Note: In the following I will talk about jobs and queue handlers, but you can apply all of this to events, messages, event brokers, message queues, and so on.

Those experiences quickly teach you the difference between a queue handler that runs and one that is resilient. Of course any worker can handle the happy path just fine, but anyone who has worked with distributed systems knows that unusual events are not the exception but the rule.

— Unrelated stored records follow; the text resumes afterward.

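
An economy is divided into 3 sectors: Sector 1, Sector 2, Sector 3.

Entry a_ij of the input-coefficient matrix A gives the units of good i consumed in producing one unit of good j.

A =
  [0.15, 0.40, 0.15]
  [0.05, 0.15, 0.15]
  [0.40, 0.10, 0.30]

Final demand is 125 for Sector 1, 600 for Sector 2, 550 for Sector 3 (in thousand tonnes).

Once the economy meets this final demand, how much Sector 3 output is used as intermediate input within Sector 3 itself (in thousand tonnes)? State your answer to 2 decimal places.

z_33 = 428.89

I − A =
  [   0.85    -0.40    -0.15]
  [  -0.05     0.85    -0.15]
  [  -0.40    -0.10     0.70]
Cofactors of I−A, C_ij = (−1)^(i+j)·(minor ij) (rows/columns in the sector order above):
  C_11 = (0.85)(0.70) − (-0.15)(-0.10) = 0.5800
  C_12 = −[(-0.05)(0.70) − (-0.15)(-0.40)] = 0.0950
  C_13 = (-0.05)(-0.10) − (0.85)(-0.40) = 0.3450
  C_21 = −[(-0.40)(0.70) − (-0.15)(-0.10)] = 0.2950
  C_22 = (0.85)(0.70) − (-0.15)(-0.40) = 0.5350
  C_23 = −[(0.85)(-0.10) − (-0.40)(-0.40)] = 0.2450
  C_31 = (-0.40)(-0.15) − (-0.15)(0.85) = 0.1875
  C_32 = −[(0.85)(-0.15) − (-0.15)(-0.05)] = 0.1350
  C_33 = (0.85)(0.85) − (-0.40)(-0.05) = 0.7025
det(I−A) = Σ_j (I−A)_1j·C_1j = (0.85)(0.5800) + (-0.40)(0.0950) + (-0.15)(0.3450) = 0.40325
adj(I−A) = Cᵀ =
  [ 0.5800   0.2950   0.1875]
  [ 0.0950   0.5350   0.1350]
  [ 0.3450   0.2450   0.7025]
(I − A)⁻¹ = adj(I−A) / det(I−A) ≈
  [   1.4383     0.7316     0.4650]
  [   0.2356     1.3267     0.3348]
  [   0.8555     0.6076     1.7421]
First solve x = (I − A)⁻¹ d = adj(I−A)·d / det(I−A); in particular x_3 = (0.3450·125 + 0.2450·600 + 0.7025·550) / 0.40325 = 576.50 / 0.40325 ≈ 1429.6342.
Intermediate flow from 3 to 3: z_33 = a_33 · x_3 = 0.30 × 576.50 / 0.40325 = 172.95 / 0.40325 ≈ 428.89.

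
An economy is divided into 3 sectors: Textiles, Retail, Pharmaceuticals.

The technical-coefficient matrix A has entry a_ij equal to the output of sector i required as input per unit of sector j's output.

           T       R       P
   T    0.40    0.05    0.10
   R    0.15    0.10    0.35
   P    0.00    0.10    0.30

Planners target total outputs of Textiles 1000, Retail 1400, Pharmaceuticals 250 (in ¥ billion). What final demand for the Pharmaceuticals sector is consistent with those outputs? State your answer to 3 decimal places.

I − A =
  [   0.60    -0.05    -0.10]
  [  -0.15     0.90    -0.35]
  [   0.00    -0.10     0.70]
d = (I − A) x:
  d_T = (+0.60)·1000 + (-0.05)·1400 + (-0.10)·250 = 505.000
  d_R = (-0.15)·1000 + (+0.90)·1400 + (-0.35)·250 = 1022.500
  d_P = (+0.00)·1000 + (-0.10)·1400 + (+0.70)·250 = 35.000

d_P = 35.000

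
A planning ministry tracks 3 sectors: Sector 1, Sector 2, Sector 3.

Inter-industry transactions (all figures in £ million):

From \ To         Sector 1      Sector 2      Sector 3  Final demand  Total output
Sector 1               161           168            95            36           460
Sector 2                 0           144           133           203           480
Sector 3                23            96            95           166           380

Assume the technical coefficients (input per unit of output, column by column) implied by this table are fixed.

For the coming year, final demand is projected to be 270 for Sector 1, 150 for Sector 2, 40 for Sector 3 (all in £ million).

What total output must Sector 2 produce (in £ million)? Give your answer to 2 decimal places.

Technical coefficients a_ij = z_ij / X_j:
  a_11 = 161/460 = 0.35, a_21 = 0/460 = 0.00, a_31 = 23/460 = 0.05
  a_12 = 168/480 = 0.35, a_22 = 144/480 = 0.30, a_32 = 96/480 = 0.20
  a_13 = 95/380 = 0.25, a_23 = 133/380 = 0.35, a_33 = 95/380 = 0.25
I − A =
  [   0.65    -0.35    -0.25]
  [   0.00     0.70    -0.35]
  [  -0.05    -0.20     0.75]
Cofactors of I−A, C_ij = (−1)^(i+j)·(minor ij) (rows/columns in the sector order above):
  C_11 = (0.70)(0.75) − (-0.35)(-0.20) = 0.4550
  C_12 = −[(0.00)(0.75) − (-0.35)(-0.05)] = 0.0175
  C_13 = (0.00)(-0.20) − (0.70)(-0.05) = 0.0350
  C_21 = −[(-0.35)(0.75) − (-0.25)(-0.20)] = 0.3125
  C_22 = (0.65)(0.75) − (-0.25)(-0.05) = 0.4750
  C_23 = −[(0.65)(-0.20) − (-0.35)(-0.05)] = 0.1475
  C_31 = (-0.35)(-0.35) − (-0.25)(0.70) = 0.2975
  C_32 = −[(0.65)(-0.35) − (-0.25)(0.00)] = 0.2275
  C_33 = (0.65)(0.70) − (-0.35)(0.00) = 0.4550
det(I−A) = Σ_j (I−A)_1j·C_1j = (0.65)(0.4550) + (-0.35)(0.0175) + (-0.25)(0.0350) = 0.280875
adj(I−A) = Cᵀ =
  [ 0.4550   0.3125   0.2975]
  [ 0.0175   0.4750   0.2275]
  [ 0.0350   0.1475   0.4550]
(I − A)⁻¹ = adj(I−A) / det(I−A) ≈
  [   1.6199     1.1126     1.0592]
  [   0.0623     1.6911     0.8100]
  [   0.1246     0.5251     1.6199]
x = (I − A)⁻¹ d = adj(I−A)·d / det(I−A), with det(I−A) = 0.280875:
  x_1 = (0.4550·270 + 0.3125·150 + 0.2975·40) / 0.280875 = 181.625 / 0.280875 ≈ 646.64
  x_2 = (0.0175·270 + 0.4750·150 + 0.2275·40) / 0.280875 = 85.075 / 0.280875 ≈ 302.89
  x_3 = (0.0350·270 + 0.1475·150 + 0.4550·40) / 0.280875 = 49.775 / 0.280875 ≈ 177.21

x_2 = 302.89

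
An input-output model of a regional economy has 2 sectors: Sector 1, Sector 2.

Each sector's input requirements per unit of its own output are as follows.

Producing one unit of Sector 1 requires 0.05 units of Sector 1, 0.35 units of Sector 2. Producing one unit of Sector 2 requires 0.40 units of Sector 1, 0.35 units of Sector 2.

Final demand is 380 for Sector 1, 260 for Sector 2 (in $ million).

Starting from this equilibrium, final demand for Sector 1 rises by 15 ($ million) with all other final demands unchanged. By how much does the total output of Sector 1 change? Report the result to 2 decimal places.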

But how did I end up writing about this topic in the first place? Simple: I recently stumbled across Temporal and found the system genuinely interesting. Still, I figured that even if the tool makes it fairly easy to re-run jobs at their failure points, it is still very important to have a solid understanding of resilient handlers first.

Running vs. Resilient

So as I said, at some point when implementing queue handlers you have to think about what happens when something goes wrong in the middle. For example: an order was only half processed, the confirmation was sent but the database was not updated, an API request succeeded but the job then fails and goes back into the queue for a retry, and so on...

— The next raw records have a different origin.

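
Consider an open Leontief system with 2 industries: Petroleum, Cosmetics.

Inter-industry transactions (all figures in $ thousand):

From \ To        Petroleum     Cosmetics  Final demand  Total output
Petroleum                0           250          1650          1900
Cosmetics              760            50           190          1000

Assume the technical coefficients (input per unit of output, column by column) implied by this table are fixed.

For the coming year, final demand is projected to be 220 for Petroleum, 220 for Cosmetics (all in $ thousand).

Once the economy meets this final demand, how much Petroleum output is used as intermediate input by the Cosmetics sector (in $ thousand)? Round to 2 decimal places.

Technical coefficients a_ij = z_ij / X_j:
  a_PP = 0/1900 = 0.00, a_CP = 760/1900 = 0.40
  a_PC = 250/1000 = 0.25, a_CC = 50/1000 = 0.05
I − A =
  [   1.00    -0.25]
  [  -0.40     0.95]
det(I−A) = (1.00)(0.95) − (-0.25)(-0.40) = 0.8500
adj(I−A) = [[0.95, 0.25], [0.40, 1.00]]
(I − A)⁻¹ = adj(I−A) / det(I−A) ≈
  [   1.1176     0.2941]
  [   0.4706     1.1765]
First solve x = (I − A)⁻¹ d = adj(I−A)·d / det(I−A); in particular x_C = (0.40·220 + 1.00·220) / 0.8500 = 308.00 / 0.8500 ≈ 362.3529.
Intermediate flow from P to C: z_PC = a_PC · x_C = 0.25 × 308.00 / 0.8500 = 77.00 / 0.8500 ≈ 90.59.

z_PC = 90.59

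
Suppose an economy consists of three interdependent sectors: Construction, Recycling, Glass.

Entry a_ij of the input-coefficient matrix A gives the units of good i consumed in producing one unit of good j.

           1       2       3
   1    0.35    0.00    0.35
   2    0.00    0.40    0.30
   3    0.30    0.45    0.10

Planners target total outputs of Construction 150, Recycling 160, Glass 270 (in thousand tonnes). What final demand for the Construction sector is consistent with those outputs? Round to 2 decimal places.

d_1 = 3.00

I − A =
  [   0.65     0.00    -0.35]
  [   0.00     0.60    -0.30]
  [  -0.30    -0.45     0.90]
d = (I − A) x:
  d_1 = (+0.65)·150 + (+0.00)·160 + (-0.35)·270 = 3.00
  d_2 = (+0.00)·150 + (+0.60)·160 + (-0.30)·270 = 15.00
  d_3 = (-0.30)·150 + (-0.45)·160 + (+0.90)·270 = 126.00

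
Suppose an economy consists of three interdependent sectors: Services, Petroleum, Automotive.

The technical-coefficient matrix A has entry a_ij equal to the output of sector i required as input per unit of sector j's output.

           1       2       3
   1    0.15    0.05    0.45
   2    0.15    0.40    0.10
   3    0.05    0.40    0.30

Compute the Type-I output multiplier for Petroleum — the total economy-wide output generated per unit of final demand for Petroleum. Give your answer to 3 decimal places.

m_2 = 4.079

I − A =
  [   0.85    -0.05    -0.45]
  [  -0.15     0.60    -0.10]
  [  -0.05    -0.40     0.70]
Cofactors of I−A, C_ij = (−1)^(i+j)·(minor ij) (rows/columns in the sector order above):
  C_11 = (0.60)(0.70) − (-0.10)(-0.40) = 0.3800
  C_12 = −[(-0.15)(0.70) − (-0.10)(-0.05)] = 0.1100
  C_13 = (-0.15)(-0.40) − (0.60)(-0.05) = 0.0900
  C_21 = −[(-0.05)(0.70) − (-0.45)(-0.40)] = 0.2150
  C_22 = (0.85)(0.70) − (-0.45)(-0.05) = 0.5725
  C_23 = −[(0.85)(-0.40) − (-0.05)(-0.05)] = 0.3425
  C_31 = (-0.05)(-0.10) − (-0.45)(0.60) = 0.2750
  C_32 = −[(0.85)(-0.10) − (-0.45)(-0.15)] = 0.1525
  C_33 = (0.85)(0.60) − (-0.05)(-0.15) = 0.5025
det(I−A) = Σ_j (I−A)_1j·C_1j = (0.85)(0.3800) + (-0.05)(0.1100) + (-0.45)(0.0900) = 0.2770
adj(I−A) = Cᵀ =
  [ 0.3800   0.2150   0.2750]
  [ 0.1100   0.5725   0.1525]
  [ 0.0900   0.3425   0.5025]
(I − A)⁻¹ = adj(I−A) / det(I−A) ≈
  [   1.3718     0.7762     0.9928]
  [   0.3971     2.0668     0.5505]
  [   0.3249     1.2365     1.8141]
The output multiplier for sector j is the column-j sum of the Leontief inverse (I − A)⁻¹ = adj(I−A) / det(I−A).
Column 2 of adj(I−A): (0.2150, 0.5725, 0.3425); det(I−A) = 0.2770.
m_2 = (0.2150 + 0.5725 + 0.3425) / 0.2770 = 1.13 / 0.2770 ≈ 4.079.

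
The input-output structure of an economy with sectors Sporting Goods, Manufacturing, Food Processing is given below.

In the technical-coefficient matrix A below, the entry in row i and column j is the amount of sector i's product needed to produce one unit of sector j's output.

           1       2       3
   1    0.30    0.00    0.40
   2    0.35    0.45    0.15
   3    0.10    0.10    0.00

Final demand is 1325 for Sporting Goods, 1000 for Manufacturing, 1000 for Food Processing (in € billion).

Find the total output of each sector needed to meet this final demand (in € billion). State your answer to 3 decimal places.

x_1 = 2862.260, x_2 = 4102.290, x_3 = 1696.455

I − A =
  [   0.70     0.00    -0.40]
  [  -0.35     0.55    -0.15]
  [  -0.10    -0.10     1.00]
Cofactors of I−A, C_ij = (−1)^(i+j)·(minor ij) (rows/columns in the sector order above):
  C_11 = (0.55)(1.00) − (-0.15)(-0.10) = 0.5350
  C_12 = −[(-0.35)(1.00) − (-0.15)(-0.10)] = 0.3650
  C_13 = (-0.35)(-0.10) − (0.55)(-0.10) = 0.0900
  C_21 = −[(0.00)(1.00) − (-0.40)(-0.10)] = 0.0400
  C_22 = (0.70)(1.00) − (-0.40)(-0.10) = 0.6600
  C_23 = −[(0.70)(-0.10) − (0.00)(-0.10)] = 0.0700
  C_31 = (0.00)(-0.15) − (-0.40)(0.55) = 0.2200
  C_32 = −[(0.70)(-0.15) − (-0.40)(-0.35)] = 0.2450
  C_33 = (0.70)(0.55) − (0.00)(-0.35) = 0.3850
det(I−A) = Σ_j (I−A)_1j·C_1j = (0.70)(0.5350) + (0.00)(0.3650) + (-0.40)(0.0900) = 0.3385
adj(I−A) = Cᵀ =
  [ 0.5350   0.0400   0.2200]
  [ 0.3650   0.6600   0.2450]
  [ 0.0900   0.0700   0.3850]
(I − A)⁻¹ = adj(I−A) / det(I−A) ≈
  [   1.5805     0.1182     0.6499]
  [   1.0783     1.9498     0.7238]
  [   0.2659     0.2068     1.1374]
x = (I − A)⁻¹ d = adj(I−A)·d / det(I−A), with det(I−A) = 0.3385:
  x_1 = (0.5350·1325 + 0.0400·1000 + 0.2200·1000) / 0.3385 = 968.875 / 0.3385 ≈ 2862.260
  x_2 = (0.3650·1325 + 0.6600·1000 + 0.2450·1000) / 0.3385 = 1388.625 / 0.3385 ≈ 4102.290
  x_3 = (0.0900·1325 + 0.0700·1000 + 0.3850·1000) / 0.3385 = 574.25 / 0.3385 ≈ 1696.455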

Then instinct kicks in and says "let's just try again". Understandable, and somehow the typical reaction of every developer :D, but when it comes to queues, that alone rarely leads to success. I have worked with quite a few different queues and in the end the problem was never the queue itself. No, everything stands or falls with the queue handlers.

Idempotency

The most important property a handler should have is idempotency. This strange-sounding word means that it should make no difference whether I run the handler once or twice. In theory I should be able to run it any number of times without the overall system having a problem with it. For example: when processing an order in an online shop, the customer should not have their account charged ten times and possibly receive eight shipments. Setting aside the fact that it would be nonsense to put all of that into a single queue handler, I think you get what I mean.

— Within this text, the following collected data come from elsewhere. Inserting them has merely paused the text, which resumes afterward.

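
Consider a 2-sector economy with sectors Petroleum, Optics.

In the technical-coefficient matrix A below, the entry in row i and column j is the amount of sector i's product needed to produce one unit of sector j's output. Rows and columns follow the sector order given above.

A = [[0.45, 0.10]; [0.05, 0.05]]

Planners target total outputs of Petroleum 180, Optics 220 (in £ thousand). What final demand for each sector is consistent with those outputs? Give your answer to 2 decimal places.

I − A =
  [   0.55    -0.10]
  [  -0.05     0.95]
d = (I − A) x:
  d_1 = (+0.55)·180 + (-0.10)·220 = 77.00
  d_2 = (-0.05)·180 + (+0.95)·220 = 200.00

d_1 = 77.00, d_2 = 200.00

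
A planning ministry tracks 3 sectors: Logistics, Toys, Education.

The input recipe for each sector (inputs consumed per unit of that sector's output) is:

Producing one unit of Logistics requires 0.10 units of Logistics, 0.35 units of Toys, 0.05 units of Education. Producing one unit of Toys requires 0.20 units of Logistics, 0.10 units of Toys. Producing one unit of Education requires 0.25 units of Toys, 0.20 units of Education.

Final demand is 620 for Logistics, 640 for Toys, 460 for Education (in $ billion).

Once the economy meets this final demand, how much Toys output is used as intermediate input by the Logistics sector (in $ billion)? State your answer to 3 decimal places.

z_TL = 339.491

I − A =
  [   0.90    -0.20     0.00]
  [  -0.35     0.90    -0.25]
  [  -0.05     0.00     0.80]
Cofactors of I−A, C_ij = (−1)^(i+j)·(minor ij) (rows/columns in the sector order above):
  C_11 = (0.90)(0.80) − (-0.25)(0.00) = 0.7200
  C_12 = −[(-0.35)(0.80) − (-0.25)(-0.05)] = 0.2925
  C_13 = (-0.35)(0.00) − (0.90)(-0.05) = 0.0450
  C_21 = −[(-0.20)(0.80) − (0.00)(0.00)] = 0.1600
  C_22 = (0.90)(0.80) − (0.00)(-0.05) = 0.7200
  C_23 = −[(0.90)(0.00) − (-0.20)(-0.05)] = 0.0100
  C_31 = (-0.20)(-0.25) − (0.00)(0.90) = 0.0500
  C_32 = −[(0.90)(-0.25) − (0.00)(-0.35)] = 0.2250
  C_33 = (0.90)(0.90) − (-0.20)(-0.35) = 0.7400
det(I−A) = Σ_j (I−A)_1j·C_1j = (0.90)(0.7200) + (-0.20)(0.2925) + (0.00)(0.0450) = 0.5895
adj(I−A) = Cᵀ =
  [ 0.7200   0.1600   0.0500]
  [ 0.2925   0.7200   0.2250]
  [ 0.0450   0.0100   0.7400]
(I − A)⁻¹ = adj(I−A) / det(I−A) ≈
  [   1.2214     0.2714     0.0848]
  [   0.4962     1.2214     0.3817]
  [   0.0763     0.0170     1.2553]
First solve x = (I − A)⁻¹ d = adj(I−A)·d / det(I−A); in particular x_L = (0.7200·620 + 0.1600·640 + 0.0500·460) / 0.5895 = 571.80 / 0.5895 ≈ 969.97455.
Intermediate flow from T to L: z_TL = a_TL · x_L = 0.35 × 571.80 / 0.5895 = 200.13 / 0.5895 ≈ 339.491.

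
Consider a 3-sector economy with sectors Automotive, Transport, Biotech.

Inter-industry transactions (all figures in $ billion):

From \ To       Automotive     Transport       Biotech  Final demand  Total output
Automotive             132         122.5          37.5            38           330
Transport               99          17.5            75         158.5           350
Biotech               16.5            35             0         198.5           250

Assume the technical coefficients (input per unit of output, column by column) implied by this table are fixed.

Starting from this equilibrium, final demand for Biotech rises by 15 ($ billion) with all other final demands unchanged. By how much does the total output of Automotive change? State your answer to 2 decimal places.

Δx_1 = 8.63

Technical coefficients a_ij = z_ij / X_j:
  a_11 = 132/330 = 0.40, a_21 = 99/330 = 0.30, a_31 = 16.5/330 = 0.05
  a_12 = 122.5/350 = 0.35, a_22 = 17.5/350 = 0.05, a_32 = 35/350 = 0.10
  a_13 = 37.5/250 = 0.15, a_23 = 75/250 = 0.30, a_33 = 0/250 = 0.00
I − A =
  [   0.60    -0.35    -0.15]
  [  -0.30     0.95    -0.30]
  [  -0.05    -0.10     1.00]
Cofactors of I−A, C_ij = (−1)^(i+j)·(minor ij) (rows/columns in the sector order above):
  C_11 = (0.95)(1.00) − (-0.30)(-0.10) = 0.9200
  C_12 = −[(-0.30)(1.00) − (-0.30)(-0.05)] = 0.3150
  C_13 = (-0.30)(-0.10) − (0.95)(-0.05) = 0.0775
  C_21 = −[(-0.35)(1.00) − (-0.15)(-0.10)] = 0.3650
  C_22 = (0.60)(1.00) − (-0.15)(-0.05) = 0.5925
  C_23 = −[(0.60)(-0.10) − (-0.35)(-0.05)] = 0.0775
  C_31 = (-0.35)(-0.30) − (-0.15)(0.95) = 0.2475
  C_32 = −[(0.60)(-0.30) − (-0.15)(-0.30)] = 0.2250
  C_33 = (0.60)(0.95) − (-0.35)(-0.30) = 0.4650
det(I−A) = Σ_j (I−A)_1j·C_1j = (0.60)(0.9200) + (-0.35)(0.3150) + (-0.15)(0.0775) = 0.430125
adj(I−A) = Cᵀ =
  [ 0.9200   0.3650   0.2475]
  [ 0.3150   0.5925   0.2250]
  [ 0.0775   0.0775   0.4650]
(I − A)⁻¹ = adj(I−A) / det(I−A) ≈
  [   2.1389     0.8486     0.5754]
  [   0.7323     1.3775     0.5231]
  [   0.1802     0.1802     1.0811]
Δx = (I − A)⁻¹ Δd with Δd having +15 in the Biotech component and 0 elsewhere.
So Δx_1 = L_13 · (+15), where L_13 = adj(I−A)_13 / det(I−A) = 0.2475 / 0.430125.
Δx_1 = 0.2475 × (+15) / 0.430125 = 3.7125 / 0.430125 ≈ 8.63.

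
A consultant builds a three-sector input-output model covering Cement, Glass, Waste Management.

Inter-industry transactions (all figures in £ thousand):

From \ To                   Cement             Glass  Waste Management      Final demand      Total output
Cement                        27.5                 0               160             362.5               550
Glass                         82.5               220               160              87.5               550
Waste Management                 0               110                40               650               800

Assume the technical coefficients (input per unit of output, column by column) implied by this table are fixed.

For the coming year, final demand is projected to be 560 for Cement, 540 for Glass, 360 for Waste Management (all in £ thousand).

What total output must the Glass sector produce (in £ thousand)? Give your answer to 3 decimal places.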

Making a handler idempotent might take a little practice at first, but it is actually quite straightforward. Reading data and returning it is relatively easy to repeat (though of course you should think about what happens if the data has changed in the meantime). For everything else, the key is to use database constraints or limit actions through conditional checks. You just go through the handler step by step and imagine it has already run successfully once.

Retry-Capable Queues

Tools like Kafka, BullMQ, RabbitMQ, and so on come with built-in support for retrying jobs. The important thing to keep in mind is that a broken job should not keep running in an endless loop, causing even more damage than it already does. That is what exponential backoff and a maximum attempt count are for, so that a job does not run forever.

A simple status field can save a lot of debugging

Status Tracking

From the time a job is created until it finishes processing, it goes through various statuses (pending, processing, completed, failed, ...). But that alone does not help at all when it comes to figuring out what went wrong and where. One thing that helps a lot is logging. Ideally you can see when processing started, when each step ran, and what kind of error a job failed with. Especially when you cannot just watch jobs being processed in real time, logs are the only way to understand what actually happened.

Dead Letter Queues

Finally we need to talk about dead letter queues. Some jobs you can retry as often as you like or adjust the handler, and they will still never complete successfully. Why? Because the data is corrupted, an underlying service is no longer reachable, or there is a deeper bug somewhere. The dead letter queue is exactly the place where those jobs end up. You could of course just delete and forget them, but that is generally the wrong approach. With a dead letter queue you can always go back and look more closely at the failed jobs and the handler, understand what is going wrong, and figure out how to get them to run after all. It is maybe not the most glamorous thing to set up, but it is the difference between "errors don't matter to us" and "we learn from our mistakes".

Lessons Learned

With the four concepts above you should be able to solve the large majority of problems when processing jobs. And building resilient handlers is not even that complicated, you just might not think about these things upfront. The really great thing is that none of this requires special tools or anything like that, it just takes a conscious approach during development, which probably does not hurt in other areas of software development either ;-).

There are also cases where tools like Temporal really do make a difference. If you have more complex workflows with many processing steps, long run times, or processes where you might need to undo steps at some point, then using such a tool makes a lot of sense. Still, it is important to understand these principles and build your handlers as resilient as possible.